The city I live in now also boasts a variety of such neighborhoods, and there are 2-3 of them in which conditions are very similar to where I grew up (obviously slightly better than what occurs in many countries, but, as you will see, it’s hard to tell with so many lies being spread). Our media love to despise them and constantly write propaganda pieces that everyone living there is to be pitied at best and a “subhuman” at worst. Many people in my city believe this and dread to enter these neighborhoods because they think someone will rob or kill them! Well, I have met some people from there, and I can tell you that some of the most amazing people I have ever met in my life came from these neighborhoods. Partially because they are exposed to so much negativity, they need to put 150% of themselves into their work to survive it and to succeed, unlike people in a more “normal” neighborhood. They have an incredible work ethic, and they have an incredible understanding of human nature, which they express highly openly and sometimes in a bit “in-your-face” way, which is misunderstood by many. Thanks to those people, I can come to terms with myself and my own experiences and feel more confident about things that tended to weigh me down and depress me.

So what does this have to do with the blog? Well, once, I read that even in Tehran, there is actually such a neighborhood that was also built like an urban renewal project. This neighborhood is called Navab and is located in downtown Tehran. It used to consist of old-style low-rise houses, which were demolished and replaced with huge concrete high-rise apartment blocks. A highway cuts the neighborhood in two, and multiple pedestrian bridges are built to connect the two sides. The picture below, taken on a smoggy day, shows the rather bleak nature of the neighborhood.


Many of the urban renewal problems typical to these developments apparently plague Navab too, although I have tried finding more information and could not find much. There are no lengthy memoirs about life there, unlike with the Northern neighborhoods, and only a few scholarly articles mention in passing the “crumbling infrastructure” and “drug, crime and safety issues”. I am still kicking myself a bit that I didn’t save a photo set I saw once that showed neighborhood efforts to beautify the concrete blocks of Navab by painting beautiful murals on the walls. (Incredibly enough, that neighborhood in my city I talked about above is doing EXACTLY the same thing – there are murals and street art installations everywhere!) A bit strangely, I could not find any underground hip-hop from Navab area, although it would be the kind of place this music would organically fit and in which the social problems could be addressed through this music. Another interesting note is that Navab was the site of some of the most determined and violent Green Movement protests in 2009 and again in 2011, and there is a lot of anti-regime anger there, although it is not a rich neighborhood.
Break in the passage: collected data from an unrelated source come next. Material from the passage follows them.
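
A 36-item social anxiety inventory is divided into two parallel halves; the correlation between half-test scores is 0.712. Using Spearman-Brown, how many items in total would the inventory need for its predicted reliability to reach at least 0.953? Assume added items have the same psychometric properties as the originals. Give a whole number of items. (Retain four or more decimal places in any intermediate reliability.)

148

Corrected full-test reliability: r_full = 2 × 0.712 / (1 + 0.712) ≈ 0.8318
n = r_tgt(1 − r_full) / [r_full(1 − r_tgt)] = 0.953 × 0.1682 / (0.8318 × 0.047) ≈ 4.1002
Required items = 4.1002 × 36 = 147.61, so 148 items.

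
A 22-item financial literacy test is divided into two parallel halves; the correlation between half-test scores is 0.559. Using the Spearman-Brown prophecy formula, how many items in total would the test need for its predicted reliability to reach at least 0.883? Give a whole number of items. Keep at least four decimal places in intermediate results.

66

Corrected full-test reliability: r_full = 2 × 0.559 / (1 + 0.559) ≈ 0.7171
Solve Spearman-Brown for n: n = 0.883(1 − 0.7171) / [0.7171(1 − 0.883)] = 2.9773
Required items = 2.9773 × 22 = 65.50, so 66 items.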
Finally, we get to the clothing…here it is, a lovely photo of manteau fashion from Navab. These girls are probably students (there are many universities just steps away from this neighborhood), judging by the snoods, but not necessarily. The girl on the left has a more typical ‘student” outfit, only instead of jeans or black pants, she wears beige pants. The girl on the right is wearing a blue patterned dress manteau over skinny pants and her snood seems to be a shade more navy blue than black. I really like her facial expression, though her eyes are hidden behind sunglasses. Somehow, she reminds me of some amazing people I knew – so open yet so mysterious.
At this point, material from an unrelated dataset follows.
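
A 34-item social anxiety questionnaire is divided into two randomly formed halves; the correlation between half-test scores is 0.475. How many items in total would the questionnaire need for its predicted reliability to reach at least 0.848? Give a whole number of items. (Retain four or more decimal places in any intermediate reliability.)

r_full = 2(0.475)/(1 + 0.475) = 0.6441
Solve Spearman-Brown for n: n = 0.848(1 − 0.6441) / [0.6441(1 − 0.848)] = 3.0827
Required items = 3.0827 × 34 = 104.81, so 105 items.

105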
One thought on “Live From the Hood

  1. Navab is not a very poor neighborhood, it is a low-middle to middle class neighborhood.

    Navab is also located at the west of Tehran, not the downtown.

    The south of Tehran is poor and working class ,it is also one of IRI base of support.

    West of Tehran is mostly middle class and new jumped ups, so it is not very pro IRI and seen lots of clashes in 2009.

    East of Tehran is mostly middle and low middle class, it is also one of the most religious parts of Tehran, they were the vanguards of the revolution in 79(see black friday and IIAF base uprising in 79), for this reason it is pro IRI and most military personnel live in it.